Rahul Dravid, the former India skipper, thought India’s recent 2-3 loss to Australia in an ODI series will have little manner on their ICC Cricket World Cup 2019 campaign.
After securing a 2-0 lead in the five-match series last month, India failed to cover a growing Aussies outfit and lost three matches on the trot. Though, that was a deviation – their fantastic form over the last few years has propelled them to No. 2 and they’re considered one of the favorites for the CWC.
“In the last 30 months, India has been playing really well, and the loss, much to the credit of the way Australia played, came at the back end of a very busy series,” he told the Times of India.
“We have the right combination for the CWC. If India wins the CWC, we will not be worrying about who won 2-3 or 3-2. There will be an odd series that India will lose. But the rankings prove that India is there and should win the CWC to become No.1.”
Inevitably, Dravid was asked of India’s 15-man CWC team, and the decision to drop Ambati Rayudu and Rishabh Pant, but he believed India’s team is so well-balanced that it won’t matter in the end. “India has a very good, balanced team for this CWC,” he said.
“They have a lot of combinations, a lot of options. It is a question of them performing in the tournament. You can always argue one or two cases, one or two names. The team has been picked back and hope. They do really well.”

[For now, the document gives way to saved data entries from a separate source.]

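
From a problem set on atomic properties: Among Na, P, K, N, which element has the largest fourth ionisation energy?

Na

Consider each +3 ion: Na³⁺ is already 2 electrons into the core; P³⁺ still has 2 valence electrons; K³⁺ is already 2 electrons into the core; N³⁺ still has 2 valence electrons.
Usually core removal costs more than valence removal, but here the competition is close: a tightly held n=2 valence electron can cost more to remove than an n=3 core electron, so the actual values have to decide it.
Valence configurations: P³⁺ [Ne]3s², N³⁺ [He]2s².
Tabulated IE_4 (kJ/mol): Na 9543, P 4964, K 5877, N 7475.
Putting it together, IE_4: P < K < N < Na.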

England last hosted a CWC in 1999, and Dravid, who was the highest run-scorer in that edition, with 461 runs at 65.85 and two centuries, said the conditions would be vastly different now. “I expect the games to be totally different than in 1999 when England last hosted the CWC, which was a slightly low-scoring affair,” he recalled.
“This CWC will probably be a much high scoring one, and India is well equipped for that. English conditions have actually changed, especially for ODIs. We were there last year for an ‘A’ series, and the scores were really high – 300 was par score, and was being chased consistently.
“ODIs have changed in England and [you] can’t go with the typical mindset that it will be the old English conditions of swing and seam. Wickets have become flatter, encouraging higher scores.”